Duplicate detection leverages SQLite with the sqlite-vec extension for vector similarity search. When a new hypothesis generates, the system creates embeddings of the title and description, then queries for semantic duplicates:

import sqlite3
import sqlite_vec

def check_duplicates(title, description, threshold=0.85):
    conn = sqlite3.connect('hearth.db')
    conn.enable_load_extension(True)
    sqlite_vec.load(conn)
    
    # Generate embedding for new content
    new_embedding = get_embedding(f"{title} {description}")
    
    # Vector similarity search
    results = conn.execute("""
        SELECT id, title, vec_distance_cosine(embedding, ?) as similarity
        FROM hunts
        WHERE similarity > ?
        ORDER BY similarity DESC
        LIMIT 5
    """, (new_embedding, threshold)).fetchall()
    
    return results

This vector approach delivers 30-60x faster similarity checks compared to naive pairwise comparisons, crucial as the knowledge base scales to hundreds of hunts. The SQLite database serves purely as an index—Markdown files remain the source of truth, preserving git's auditability.

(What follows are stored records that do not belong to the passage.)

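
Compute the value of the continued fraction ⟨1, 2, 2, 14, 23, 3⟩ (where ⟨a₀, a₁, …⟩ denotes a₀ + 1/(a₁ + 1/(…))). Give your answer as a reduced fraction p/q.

a_0 = 1: 1/1
a_1 = 2: 3/2
a_2 = 2: 7/5
a_3 = 14: 101/72
a_4 = 23: 2330/1661
a_5 = 3: 7091/5055

7091/5055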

Once validation and duplicate checks pass, the workflow generates a pull request with the new hunt file(s), tagged with appropriate PEAK categories. Maintainers review for semantic accuracy (did the AI correctly interpret the CTI?) before merging. The frontend, a static GitHub Pages site, uses vanilla JavaScript to fetch the hunt database as JSON and provide client-side filtering by MITRE technique, confidence level, or PEAK category—no backend required.

Gotcha

HEARTH's reliance on external AI APIs creates both cost and availability constraints. Processing a single CTI submission through Claude or GPT-4 can cost $0.50-$2 depending on article length, and API rate limits may throttle submissions during high activity. There's no offline mode—the entire contribution pipeline requires internet connectivity and valid API keys. Teams concerned about data sovereignty should note that CTI content passes through third-party LLM providers, though HEARTH doesn't submit proprietary detections or internal telemetry.

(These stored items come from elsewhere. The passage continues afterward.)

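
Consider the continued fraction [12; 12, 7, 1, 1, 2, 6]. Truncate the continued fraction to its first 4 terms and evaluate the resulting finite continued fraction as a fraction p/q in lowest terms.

1172/97

Start with 1.
7 + 1/(1/1) = 7 + 1/1 = 8/1
12 + 1/(8/1) = 12 + 1/8 = 97/8
12 + 1/(97/8) = 12 + 8/97 = 1172/97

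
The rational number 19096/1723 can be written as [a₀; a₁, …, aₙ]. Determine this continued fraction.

[11; 12, 20, 2, 3]

Repeatedly divide and take the remainder:
19096 = 11·1723 + 143, so a_0 = 11
1723 = 12·143 + 7, so a_1 = 12
143 = 20·7 + 3, so a_2 = 20
7 = 2·3 + 1, so a_3 = 2
3 = 3·1 + 0, so a_4 = 3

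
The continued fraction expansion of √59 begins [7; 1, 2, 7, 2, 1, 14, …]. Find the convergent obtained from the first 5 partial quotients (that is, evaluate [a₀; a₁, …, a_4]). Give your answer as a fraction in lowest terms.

361/47

a_0 = 7: 7/1
a_1 = 1: 8/1
a_2 = 2: 23/3
a_3 = 7: 169/22
a_4 = 2: 361/47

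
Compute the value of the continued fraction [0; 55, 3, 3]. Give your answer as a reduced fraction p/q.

10/553

a_0 = 0: 0/1
a_1 = 55: 1/55
a_2 = 3: 3/166
a_3 = 3: 10/553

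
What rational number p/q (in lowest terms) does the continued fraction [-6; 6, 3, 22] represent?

-2477/424

Work from the innermost term outward:
Start with 22.
3 + 1/(22/1) = 3 + 1/22 = 67/22
6 + 1/(67/22) = 6 + 22/67 = 424/67
-6 + 1/(424/67) = -6 + 67/424 = -2477/424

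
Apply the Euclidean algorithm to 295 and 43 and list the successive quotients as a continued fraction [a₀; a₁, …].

[6; 1, 6, 6]

Repeatedly divide and take the remainder:
295 ÷ 43 → quotient 6, remainder 37
43 ÷ 37 → quotient 1, remainder 6
37 ÷ 6 → quotient 6, remainder 1
6 ÷ 1 → quotient 6, remainder 0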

The quality control model assumes human review remains the final gate. While AI handles extraction and formatting impressively well, it can misinterpret nuanced threat intelligence or suggest hunts that sound plausible but miss critical context. For example, an AI might extract a MITRE technique correctly but generate a hunt hypothesis that requires data sources most organizations don't collect. The PEAK categorization also depends on AI judgment—a hunt might be tagged as Hypothesis-Driven when it's actually better suited for Baselining. Maintainer review catches these issues, but community scale depends on volunteer bandwidth. Additionally, the repository's JavaScript language classification is misleading GitHub metadata—this is fundamentally a Python automation project with minimal frontend code. Developers expecting a JavaScript-heavy application will be surprised to find the value lies in workflows and content curation, not client-side engineering.

Verdict

Use HEARTH if you're building or scaling a threat hunting program and need a structured library of research-backed hypotheses to jumpstart investigations, or if you regularly consume threat intelligence and want to contribute back to the community without heavy manual documentation work. The AI-powered CTI pipeline genuinely lowers the barrier to knowledge sharing, and the PEAK framework provides useful categorization for different hunting methodologies. It's particularly valuable for teams that lack dedicated threat intelligence analysts but have hunters who consume vendor reports. Skip HEARTH if you need production-ready detection rules that deploy directly to SIEM or EDR platforms—these are research hypotheses requiring adaptation to your environment and tooling. Also skip if you require offline operation, have strict data handling policies that prohibit using commercial AI APIs, or want to build custom knowledge management workflows from scratch. HEARTH shines as a collaborative research library and learning resource, not an operational detection platform. Treat it as a threat hunting cookbook: great for inspiration and methodology, but you'll still need to cook your own meals.